Xiaole Jiang¹, Jingqi Huang^2,*, Xu Zhao^1,*, Wenlong Ouyang³, Xianghui Zhao⁴
1 Key Laboratory of Urban Security and Disaster Engineering of Ministry of Education, Beijing University of Technology, Beijing, China
2 Beijing Key Laboratory of Urban Underground Space Engineering, School of Civil and Resource Engineering, University of Science and Technology Beijing, Beijing, China
3 China Resources Land (Wuhan) Co., Ltd., Wuhan, China
4 Xinjiang Academy of Transportation Sciences Co., Ltd., Urumgi, China
* Corresponding Author: Jingqi Huang. Email: email ; Xu Zhao. Email: email
(This article belongs to the Special Issue: Multiscale, Multifield, and Continuum-Discontinuum Analysis in Geomechanics )

Computer Modeling in Engineering & Sciences https://doi.org/10.32604/cmes.2026.078230

Received 26 December 2025; Accepted 16 February 2026; Published online 04 March 2026

Download PDF

Abstract

To address the complex seismic response of long tunnels longitudinally crossing heterogeneous geological formations, this study proposes a three-dimensional SV-wave oblique-incidence input method that accounts for the initial disturbance of the wave field induced by geological heterogeneity. The method transforms equivalent two-dimensional free-field responses into equivalent nodal forces applied at the boundaries of a 3D numerical model. A longitudinally heterogeneous “hard-soft-hard” site and tunnel system is established, in which the surrounding rock is modeled using the Mohr-Coulomb constitutive law, while the concrete lining is described by the concrete damaged plasticity model. The deformation patterns and failure mechanisms of the site-tunnel system under SV-wave excitation are systematically investigated. The results indicate that seismic damage under SV-wave loading is mainly concentrated in the soft-rock region.
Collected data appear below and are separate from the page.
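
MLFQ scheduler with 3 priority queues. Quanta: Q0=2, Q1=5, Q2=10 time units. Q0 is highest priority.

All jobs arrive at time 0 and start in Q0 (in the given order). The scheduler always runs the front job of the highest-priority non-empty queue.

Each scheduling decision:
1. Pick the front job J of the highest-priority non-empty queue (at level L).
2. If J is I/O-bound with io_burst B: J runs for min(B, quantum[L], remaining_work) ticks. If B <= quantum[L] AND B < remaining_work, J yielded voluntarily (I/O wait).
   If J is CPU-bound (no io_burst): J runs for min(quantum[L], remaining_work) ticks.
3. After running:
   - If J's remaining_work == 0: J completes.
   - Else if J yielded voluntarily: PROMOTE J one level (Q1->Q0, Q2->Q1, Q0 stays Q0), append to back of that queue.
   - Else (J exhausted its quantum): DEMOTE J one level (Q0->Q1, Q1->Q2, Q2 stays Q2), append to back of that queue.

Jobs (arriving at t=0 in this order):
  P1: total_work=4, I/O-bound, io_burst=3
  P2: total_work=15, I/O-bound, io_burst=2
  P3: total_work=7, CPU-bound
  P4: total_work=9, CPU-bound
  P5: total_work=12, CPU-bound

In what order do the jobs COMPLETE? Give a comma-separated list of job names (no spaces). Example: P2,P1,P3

t=0-2: P1@Q0 runs 2, rem=2, quantum used, demote→Q1. Q0=[P2,P3,P4,P5] Q1=[P1] Q2=[]
t=2-4: P2@Q0 runs 2, rem=13, I/O yield, promote→Q0. Q0=[P3,P4,P5,P2] Q1=[P1] Q2=[]
t=4-6: P3@Q0 runs 2, rem=5, quantum used, demote→Q1. Q0=[P4,P5,P2] Q1=[P1,P3] Q2=[]
t=6-8: P4@Q0 runs 2, rem=7, quantum used, demote→Q1. Q0=[P5,P2] Q1=[P1,P3,P4] Q2=[]
t=8-10: P5@Q0 runs 2, rem=10, quantum used, demote→Q1. Q0=[P2] Q1=[P1,P3,P4,P5] Q2=[]
t=10-12: P2@Q0 runs 2, rem=11, I/O yield, promote→Q0. Q0=[P2] Q1=[P1,P3,P4,P5] Q2=[]
t=12-14: P2@Q0 runs 2, rem=9, I/O yield, promote→Q0. Q0=[P2] Q1=[P1,P3,P4,P5] Q2=[]
t=14-16: P2@Q0 runs 2, rem=7, I/O yield, promote→Q0. Q0=[P2] Q1=[P1,P3,P4,P5] Q2=[]
t=16-18: P2@Q0 runs 2, rem=5, I/O yield, promote→Q0. Q0=[P2] Q1=[P1,P3,P4,P5] Q2=[]
t=18-20: P2@Q0 runs 2, rem=3, I/O yield, promote→Q0. Q0=[P2] Q1=[P1,P3,P4,P5] Q2=[]
t=20-22: P2@Q0 runs 2, rem=1, I/O yield, promote→Q0. Q0=[P2] Q1=[P1,P3,P4,P5] Q2=[]
t=22-23: P2@Q0 runs 1, rem=0, completes. Q0=[] Q1=[P1,P3,P4,P5] Q2=[]
t=23-25: P1@Q1 runs 2, rem=0, completes. Q0=[] Q1=[P3,P4,P5] Q2=[]
t=25-30: P3@Q1 runs 5, rem=0, completes. Q0=[] Q1=[P4,P5] Q2=[]
t=30-35: P4@Q1 runs 5, rem=2, quantum used, demote→Q2. Q0=[] Q1=[P5] Q2=[P4]
t=35-40: P5@Q1 runs 5, rem=5, quantum used, demote→Q2. Q0=[] Q1=[] Q2=[P4,P5]
t=40-42: P4@Q2 runs 2, rem=0, completes. Q0=[] Q1=[] Q2=[P5]
t=42-47: P5@Q2 runs 5, rem=0, completes. Q0=[] Q1=[] Q2=[]

Answer: P2,P1,P3,P4,P5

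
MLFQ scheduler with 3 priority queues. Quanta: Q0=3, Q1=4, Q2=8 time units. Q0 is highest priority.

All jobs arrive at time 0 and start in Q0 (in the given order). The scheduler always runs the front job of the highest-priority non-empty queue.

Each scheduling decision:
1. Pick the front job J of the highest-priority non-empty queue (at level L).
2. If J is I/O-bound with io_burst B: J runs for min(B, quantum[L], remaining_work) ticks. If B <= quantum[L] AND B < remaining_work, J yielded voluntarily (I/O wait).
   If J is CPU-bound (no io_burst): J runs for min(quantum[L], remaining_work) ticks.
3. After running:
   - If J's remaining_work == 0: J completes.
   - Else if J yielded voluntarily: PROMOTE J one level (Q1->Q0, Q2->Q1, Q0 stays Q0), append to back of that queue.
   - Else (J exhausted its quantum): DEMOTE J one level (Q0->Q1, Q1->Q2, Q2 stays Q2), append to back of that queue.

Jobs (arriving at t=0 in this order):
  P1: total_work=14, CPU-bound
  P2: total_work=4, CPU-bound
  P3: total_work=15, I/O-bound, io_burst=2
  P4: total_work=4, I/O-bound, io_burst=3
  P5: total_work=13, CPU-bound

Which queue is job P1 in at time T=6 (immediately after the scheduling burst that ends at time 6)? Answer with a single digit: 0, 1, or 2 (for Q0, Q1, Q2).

t=0-3: P1@Q0 runs 3, rem=11, quantum used, demote→Q1. Q0=[P2,P3,P4,P5] Q1=[P1] Q2=[]
t=3-6: P2@Q0 runs 3, rem=1, quantum used, demote→Q1. Q0=[P3,P4,P5] Q1=[P1,P2] Q2=[]
t=6-8: P3@Q0 runs 2, rem=13, I/O yield, promote→Q0. Q0=[P4,P5,P3] Q1=[P1,P2] Q2=[]
t=8-11: P4@Q0 runs 3, rem=1, I/O yield, promote→Q0. Q0=[P5,P3,P4] Q1=[P1,P2] Q2=[]
t=11-14: P5@Q0 runs 3, rem=10, quantum used, demote→Q1. Q0=[P3,P4] Q1=[P1,P2,P5] Q2=[]
t=14-16: P3@Q0 runs 2, rem=11, I/O yield, promote→Q0. Q0=[P4,P3] Q1=[P1,P2,P5] Q2=[]
t=16-17: P4@Q0 runs 1, rem=0, completes. Q0=[P3] Q1=[P1,P2,P5] Q2=[]
t=17-19: P3@Q0 runs 2, rem=9, I/O yield, promote→Q0. Q0=[P3] Q1=[P1,P2,P5] Q2=[]
t=19-21: P3@Q0 runs 2, rem=7, I/O yield, promote→Q0. Q0=[P3] Q1=[P1,P2,P5] Q2=[]
t=21-23: P3@Q0 runs 2, rem=5, I/O yield, promote→Q0. Q0=[P3] Q1=[P1,P2,P5] Q2=[]
t=23-25: P3@Q0 runs 2, rem=3, I/O yield, promote→Q0. Q0=[P3] Q1=[P1,P2,P5] Q2=[]
t=25-27: P3@Q0 runs 2, rem=1, I/O yield, promote→Q0. Q0=[P3] Q1=[P1,P2,P5] Q2=[]
t=27-28: P3@Q0 runs 1, rem=0, completes. Q0=[] Q1=[P1,P2,P5] Q2=[]
t=28-32: P1@Q1 runs 4, rem=7, quantum used, demote→Q2. Q0=[] Q1=[P2,P5] Q2=[P1]
t=32-33: P2@Q1 runs 1, rem=0, completes. Q0=[] Q1=[P5] Q2=[P1]
t=33-37: P5@Q1 runs 4, rem=6, quantum used, demote→Q2. Q0=[] Q1=[] Q2=[P1,P5]
t=37-44: P1@Q2 runs 7, rem=0, completes. Q0=[] Q1=[] Q2=[P5]
t=44-50: P5@Q2 runs 6, rem=0, completes. Q0=[] Q1=[] Q2=[]

Answer: 1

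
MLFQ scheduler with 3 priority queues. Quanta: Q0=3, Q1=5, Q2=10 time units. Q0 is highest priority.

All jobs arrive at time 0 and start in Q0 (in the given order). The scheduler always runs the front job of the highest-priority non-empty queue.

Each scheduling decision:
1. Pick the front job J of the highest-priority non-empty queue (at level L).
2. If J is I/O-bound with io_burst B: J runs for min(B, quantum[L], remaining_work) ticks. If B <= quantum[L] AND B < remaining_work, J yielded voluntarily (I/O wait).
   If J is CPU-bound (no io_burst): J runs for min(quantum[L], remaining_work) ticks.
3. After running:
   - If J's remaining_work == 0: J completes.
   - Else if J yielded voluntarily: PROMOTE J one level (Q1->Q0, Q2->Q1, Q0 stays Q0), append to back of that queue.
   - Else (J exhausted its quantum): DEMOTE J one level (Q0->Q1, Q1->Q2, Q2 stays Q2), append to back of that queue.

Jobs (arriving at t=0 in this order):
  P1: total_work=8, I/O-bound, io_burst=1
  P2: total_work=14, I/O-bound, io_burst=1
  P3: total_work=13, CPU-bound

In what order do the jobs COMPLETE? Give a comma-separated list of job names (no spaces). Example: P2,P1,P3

Answer: P1,P2,P3

Derivation:
t=0-1: P1@Q0 runs 1, rem=7, I/O yield, promote→Q0. Q0=[P2,P3,P1] Q1=[] Q2=[]
t=1-2: P2@Q0 runs 1, rem=13, I/O yield, promote→Q0. Q0=[P3,P1,P2] Q1=[] Q2=[]
t=2-5: P3@Q0 runs 3, rem=10, quantum used, demote→Q1. Q0=[P1,P2] Q1=[P3] Q2=[]
t=5-6: P1@Q0 runs 1, rem=6, I/O yield, promote→Q0. Q0=[P2,P1] Q1=[P3] Q2=[]
t=6-7: P2@Q0 runs 1, rem=12, I/O yield, promote→Q0. Q0=[P1,P2] Q1=[P3] Q2=[]
t=7-8: P1@Q0 runs 1, rem=5, I/O yield, promote→Q0. Q0=[P2,P1] Q1=[P3] Q2=[]
t=8-9: P2@Q0 runs 1, rem=11, I/O yield, promote→Q0. Q0=[P1,P2] Q1=[P3] Q2=[]
t=9-10: P1@Q0 runs 1, rem=4, I/O yield, promote→Q0. Q0=[P2,P1] Q1=[P3] Q2=[]
t=10-11: P2@Q0 runs 1, rem=10, I/O yield, promote→Q0. Q0=[P1,P2] Q1=[P3] Q2=[]
t=11-12: P1@Q0 runs 1, rem=3, I/O yield, promote→Q0. Q0=[P2,P1] Q1=[P3] Q2=[]
t=12-13: P2@Q0 runs 1, rem=9, I/O yield, promote→Q0. Q0=[P1,P2] Q1=[P3] Q2=[]
t=13-14: P1@Q0 runs 1, rem=2, I/O yield, promote→Q0. Q0=[P2,P1] Q1=[P3] Q2=[]
t=14-15: P2@Q0 runs 1, rem=8, I/O yield, promote→Q0. Q0=[P1,P2] Q1=[P3] Q2=[]
t=15-16: P1@Q0 runs 1, rem=1, I/O yield, promote→Q0. Q0=[P2,P1] Q1=[P3] Q2=[]
t=16-17: P2@Q0 runs 1, rem=7, I/O yield, promote→Q0. Q0=[P1,P2] Q1=[P3] Q2=[]
t=17-18: P1@Q0 runs 1, rem=0, completes. Q0=[P2] Q1=[P3] Q2=[]
t=18-19: P2@Q0 runs 1, rem=6, I/O yield, promote→Q0. Q0=[P2] Q1=[P3] Q2=[]
t=19-20: P2@Q0 runs 1, rem=5, I/O yield, promote→Q0. Q0=[P2] Q1=[P3] Q2=[]
t=20-21: P2@Q0 runs 1, rem=4, I/O yield, promote→Q0. Q0=[P2] Q1=[P3] Q2=[]
t=21-22: P2@Q0 runs 1, rem=3, I/O yield, promote→Q0. Q0=[P2] Q1=[P3] Q2=[]
t=22-23: P2@Q0 runs 1, rem=2, I/O yield, promote→Q0. Q0=[P2] Q1=[P3] Q2=[]
t=23-24: P2@Q0 runs 1, rem=1, I/O yield, promote→Q0. Q0=[P2] Q1=[P3] Q2=[]
t=24-25: P2@Q0 runs 1, rem=0, completes. Q0=[] Q1=[P3] Q2=[]
t=25-30: P3@Q1 runs 5, rem=5, quantum used, demote→Q2. Q0=[] Q1=[] Q2=[P3]
t=30-35: P3@Q2 runs 5, rem=0, completes. Q0=[] Q1=[] Q2=[]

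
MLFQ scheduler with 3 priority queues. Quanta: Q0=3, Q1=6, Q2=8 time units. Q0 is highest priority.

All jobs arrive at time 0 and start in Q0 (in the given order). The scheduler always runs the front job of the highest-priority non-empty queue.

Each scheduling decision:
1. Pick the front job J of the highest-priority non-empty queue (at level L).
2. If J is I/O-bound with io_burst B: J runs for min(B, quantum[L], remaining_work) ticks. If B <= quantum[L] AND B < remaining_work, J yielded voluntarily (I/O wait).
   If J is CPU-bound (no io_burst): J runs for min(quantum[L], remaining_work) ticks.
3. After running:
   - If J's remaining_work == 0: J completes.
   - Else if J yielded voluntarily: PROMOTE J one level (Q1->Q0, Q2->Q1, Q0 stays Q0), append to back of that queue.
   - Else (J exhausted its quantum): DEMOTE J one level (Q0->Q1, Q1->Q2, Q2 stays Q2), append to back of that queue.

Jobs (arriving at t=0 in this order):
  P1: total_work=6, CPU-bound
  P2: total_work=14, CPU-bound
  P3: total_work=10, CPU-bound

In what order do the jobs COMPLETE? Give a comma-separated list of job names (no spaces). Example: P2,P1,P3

Answer: P1,P2,P3

Derivation:
t=0-3: P1@Q0 runs 3, rem=3, quantum used, demote→Q1. Q0=[P2,P3] Q1=[P1] Q2=[]
t=3-6: P2@Q0 runs 3, rem=11, quantum used, demote→Q1. Q0=[P3] Q1=[P1,P2] Q2=[]
t=6-9: P3@Q0 runs 3, rem=7, quantum used, demote→Q1. Q0=[] Q1=[P1,P2,P3] Q2=[]
t=9-12: P1@Q1 runs 3, rem=0, completes. Q0=[] Q1=[P2,P3] Q2=[]
t=12-18: P2@Q1 runs 6, rem=5, quantum used, demote→Q2. Q0=[] Q1=[P3] Q2=[P2]
t=18-24: P3@Q1 runs 6, rem=1, quantum used, demote→Q2. Q0=[] Q1=[] Q2=[P2,P3]
t=24-29: P2@Q2 runs 5, rem=0, completes. Q0=[] Q1=[] Q2=[P3]
t=29-30: P3@Q2 runs 1, rem=0, completes. Q0=[] Q1=[] Q2=[]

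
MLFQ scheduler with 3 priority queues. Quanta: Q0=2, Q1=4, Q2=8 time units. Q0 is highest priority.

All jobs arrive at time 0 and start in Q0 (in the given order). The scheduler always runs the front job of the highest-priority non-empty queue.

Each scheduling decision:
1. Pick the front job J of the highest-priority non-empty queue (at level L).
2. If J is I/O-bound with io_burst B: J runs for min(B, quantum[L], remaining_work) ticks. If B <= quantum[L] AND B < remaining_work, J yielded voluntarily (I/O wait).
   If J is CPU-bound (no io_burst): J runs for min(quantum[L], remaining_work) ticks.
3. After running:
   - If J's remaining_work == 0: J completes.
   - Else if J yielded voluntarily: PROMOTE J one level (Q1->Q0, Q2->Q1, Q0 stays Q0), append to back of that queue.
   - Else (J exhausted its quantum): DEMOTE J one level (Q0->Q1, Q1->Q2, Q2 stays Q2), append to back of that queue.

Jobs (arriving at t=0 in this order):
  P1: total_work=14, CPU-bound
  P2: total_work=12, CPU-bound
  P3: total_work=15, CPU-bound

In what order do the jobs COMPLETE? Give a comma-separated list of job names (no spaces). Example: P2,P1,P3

Answer: P1,P2,P3

Derivation:
t=0-2: P1@Q0 runs 2, rem=12, quantum used, demote→Q1. Q0=[P2,P3] Q1=[P1] Q2=[]
t=2-4: P2@Q0 runs 2, rem=10, quantum used, demote→Q1. Q0=[P3] Q1=[P1,P2] Q2=[]
t=4-6: P3@Q0 runs 2, rem=13, quantum used, demote→Q1. Q0=[] Q1=[P1,P2,P3] Q2=[]
t=6-10: P1@Q1 runs 4, rem=8, quantum used, demote→Q2. Q0=[] Q1=[P2,P3] Q2=[P1]
t=10-14: P2@Q1 runs 4, rem=6, quantum used, demote→Q2. Q0=[] Q1=[P3] Q2=[P1,P2]
t=14-18: P3@Q1 runs 4, rem=9, quantum used, demote→Q2. Q0=[] Q1=[] Q2=[P1,P2,P3]
t=18-26: P1@Q2 runs 8, rem=0, completes. Q0=[] Q1=[] Q2=[P2,P3]
t=26-32: P2@Q2 runs 6, rem=0, completes. Q0=[] Q1=[] Q2=[P3]
t=32-40: P3@Q2 runs 8, rem=1, quantum used, demote→Q2. Q0=[] Q1=[] Q2=[P3]
t=40-41: P3@Q2 runs 1, rem=0, completes. Q0=[] Q1=[] Q2=[]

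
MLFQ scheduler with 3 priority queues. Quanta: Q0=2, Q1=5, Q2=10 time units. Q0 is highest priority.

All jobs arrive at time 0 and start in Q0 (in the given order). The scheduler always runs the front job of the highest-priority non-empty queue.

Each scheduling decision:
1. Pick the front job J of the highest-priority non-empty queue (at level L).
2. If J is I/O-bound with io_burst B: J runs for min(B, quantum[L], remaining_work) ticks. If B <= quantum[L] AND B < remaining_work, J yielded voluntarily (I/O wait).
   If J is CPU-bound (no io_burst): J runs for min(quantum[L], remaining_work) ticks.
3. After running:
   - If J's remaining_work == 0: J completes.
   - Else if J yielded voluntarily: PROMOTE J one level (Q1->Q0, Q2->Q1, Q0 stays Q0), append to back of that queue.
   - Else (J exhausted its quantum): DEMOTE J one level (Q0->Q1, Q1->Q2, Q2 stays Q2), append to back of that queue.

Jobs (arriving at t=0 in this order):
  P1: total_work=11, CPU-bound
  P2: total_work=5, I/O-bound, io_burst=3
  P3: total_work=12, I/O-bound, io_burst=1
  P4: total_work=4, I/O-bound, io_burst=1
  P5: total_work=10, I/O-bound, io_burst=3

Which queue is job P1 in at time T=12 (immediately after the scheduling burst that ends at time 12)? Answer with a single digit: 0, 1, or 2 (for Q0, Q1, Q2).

Answer: 1

Derivation:
t=0-2: P1@Q0 runs 2, rem=9, quantum used, demote→Q1. Q0=[P2,P3,P4,P5] Q1=[P1] Q2=[]
t=2-4: P2@Q0 runs 2, rem=3, quantum used, demote→Q1. Q0=[P3,P4,P5] Q1=[P1,P2] Q2=[]
t=4-5: P3@Q0 runs 1, rem=11, I/O yield, promote→Q0. Q0=[P4,P5,P3] Q1=[P1,P2] Q2=[]
t=5-6: P4@Q0 runs 1, rem=3, I/O yield, promote→Q0. Q0=[P5,P3,P4] Q1=[P1,P2] Q2=[]
t=6-8: P5@Q0 runs 2, rem=8, quantum used, demote→Q1. Q0=[P3,P4] Q1=[P1,P2,P5] Q2=[]
t=8-9: P3@Q0 runs 1, rem=10, I/O yield, promote→Q0. Q0=[P4,P3] Q1=[P1,P2,P5] Q2=[]
t=9-10: P4@Q0 runs 1, rem=2, I/O yield, promote→Q0. Q0=[P3,P4] Q1=[P1,P2,P5] Q2=[]
t=10-11: P3@Q0 runs 1, rem=9, I/O yield, promote→Q0. Q0=[P4,P3] Q1=[P1,P2,P5] Q2=[]
t=11-12: P4@Q0 runs 1, rem=1, I/O yield, promote→Q0. Q0=[P3,P4] Q1=[P1,P2,P5] Q2=[]
t=12-13: P3@Q0 runs 1, rem=8, I/O yield, promote→Q0. Q0=[P4,P3] Q1=[P1,P2,P5] Q2=[]
t=13-14: P4@Q0 runs 1, rem=0, completes. Q0=[P3] Q1=[P1,P2,P5] Q2=[]
t=14-15: P3@Q0 runs 1, rem=7, I/O yield, promote→Q0. Q0=[P3] Q1=[P1,P2,P5] Q2=[]
t=15-16: P3@Q0 runs 1, rem=6, I/O yield, promote→Q0. Q0=[P3] Q1=[P1,P2,P5] Q2=[]
t=16-17: P3@Q0 runs 1, rem=5, I/O yield, promote→Q0. Q0=[P3] Q1=[P1,P2,P5] Q2=[]
t=17-18: P3@Q0 runs 1, rem=4, I/O yield, promote→Q0. Q0=[P3] Q1=[P1,P2,P5] Q2=[]
t=18-19: P3@Q0 runs 1, rem=3, I/O yield, promote→Q0. Q0=[P3] Q1=[P1,P2,P5] Q2=[]
t=19-20: P3@Q0 runs 1, rem=2, I/O yield, promote→Q0. Q0=[P3] Q1=[P1,P2,P5] Q2=[]
t=20-21: P3@Q0 runs 1, rem=1, I/O yield, promote→Q0. Q0=[P3] Q1=[P1,P2,P5] Q2=[]
t=21-22: P3@Q0 runs 1, rem=0, completes. Q0=[] Q1=[P1,P2,P5] Q2=[]
t=22-27: P1@Q1 runs 5, rem=4, quantum used, demote→Q2. Q0=[] Q1=[P2,P5] Q2=[P1]
t=27-30: P2@Q1 runs 3, rem=0, completes. Q0=[] Q1=[P5] Q2=[P1]
t=30-33: P5@Q1 runs 3, rem=5, I/O yield, promote→Q0. Q0=[P5] Q1=[] Q2=[P1]
t=33-35: P5@Q0 runs 2, rem=3, quantum used, demote→Q1. Q0=[] Q1=[P5] Q2=[P1]
t=35-38: P5@Q1 runs 3, rem=0, completes. Q0=[] Q1=[] Q2=[P1]
t=38-42: P1@Q2 runs 4, rem=0, completes. Q0=[] Q1=[] Q2=[]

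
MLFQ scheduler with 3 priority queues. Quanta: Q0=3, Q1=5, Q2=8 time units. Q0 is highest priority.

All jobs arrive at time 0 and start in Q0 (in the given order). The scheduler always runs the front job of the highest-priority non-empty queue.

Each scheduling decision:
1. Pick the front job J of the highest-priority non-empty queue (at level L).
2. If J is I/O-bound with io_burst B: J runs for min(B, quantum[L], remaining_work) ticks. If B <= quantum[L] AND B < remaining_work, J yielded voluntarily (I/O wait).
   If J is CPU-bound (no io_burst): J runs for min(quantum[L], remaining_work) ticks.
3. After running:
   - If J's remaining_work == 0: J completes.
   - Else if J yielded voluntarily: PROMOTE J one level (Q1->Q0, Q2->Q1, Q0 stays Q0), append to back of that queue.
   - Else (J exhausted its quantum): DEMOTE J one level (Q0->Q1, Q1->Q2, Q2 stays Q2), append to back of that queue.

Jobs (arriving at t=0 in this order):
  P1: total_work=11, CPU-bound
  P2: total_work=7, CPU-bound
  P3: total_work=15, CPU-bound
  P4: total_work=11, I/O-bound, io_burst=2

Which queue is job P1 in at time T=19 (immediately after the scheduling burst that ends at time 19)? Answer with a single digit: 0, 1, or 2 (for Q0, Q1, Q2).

t=0-3: P1@Q0 runs 3, rem=8, quantum used, demote→Q1. Q0=[P2,P3,P4] Q1=[P1] Q2=[]
t=3-6: P2@Q0 runs 3, rem=4, quantum used, demote→Q1. Q0=[P3,P4] Q1=[P1,P2] Q2=[]
t=6-9: P3@Q0 runs 3, rem=12, quantum used, demote→Q1. Q0=[P4] Q1=[P1,P2,P3] Q2=[]
t=9-11: P4@Q0 runs 2, rem=9, I/O yield, promote→Q0. Q0=[P4] Q1=[P1,P2,P3] Q2=[]
t=11-13: P4@Q0 runs 2, rem=7, I/O yield, promote→Q0. Q0=[P4] Q1=[P1,P2,P3] Q2=[]
t=13-15: P4@Q0 runs 2, rem=5, I/O yield, promote→Q0. Q0=[P4] Q1=[P1,P2,P3] Q2=[]
t=15-17: P4@Q0 runs 2, rem=3, I/O yield, promote→Q0. Q0=[P4] Q1=[P1,P2,P3] Q2=[]
t=17-19: P4@Q0 runs 2, rem=1, I/O yield, promote→Q0. Q0=[P4] Q1=[P1,P2,P3] Q2=[]
t=19-20: P4@Q0 runs 1, rem=0, completes. Q0=[] Q1=[P1,P2,P3] Q2=[]
t=20-25: P1@Q1 runs 5, rem=3, quantum used, demote→Q2. Q0=[] Q1=[P2,P3] Q2=[P1]
t=25-29: P2@Q1 runs 4, rem=0, completes. Q0=[] Q1=[P3] Q2=[P1]
t=29-34: P3@Q1 runs 5, rem=7, quantum used, demote→Q2. Q0=[] Q1=[] Q2=[P1,P3]
t=34-37: P1@Q2 runs 3, rem=0, completes. Q0=[] Q1=[] Q2=[P3]
t=37-44: P3@Q2 runs 7, rem=0, completes. Q0=[] Q1=[] Q2=[]

Answer: 1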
Failure of the soft surrounding rock induces pronounced sliding of the overlying hard rock, and the tunnel suffers severe damage due to the combined effects of soft-rock failure and strong ground shaking. Parametric analyses further show that smaller impedance ratios, larger soft-rock widths, and larger incidence angles significantly intensify the seismic response of the tunnel. The findings of this study provide valuable insights for the seismic design of tunnels crossing longitudinally heterogeneous geological formations.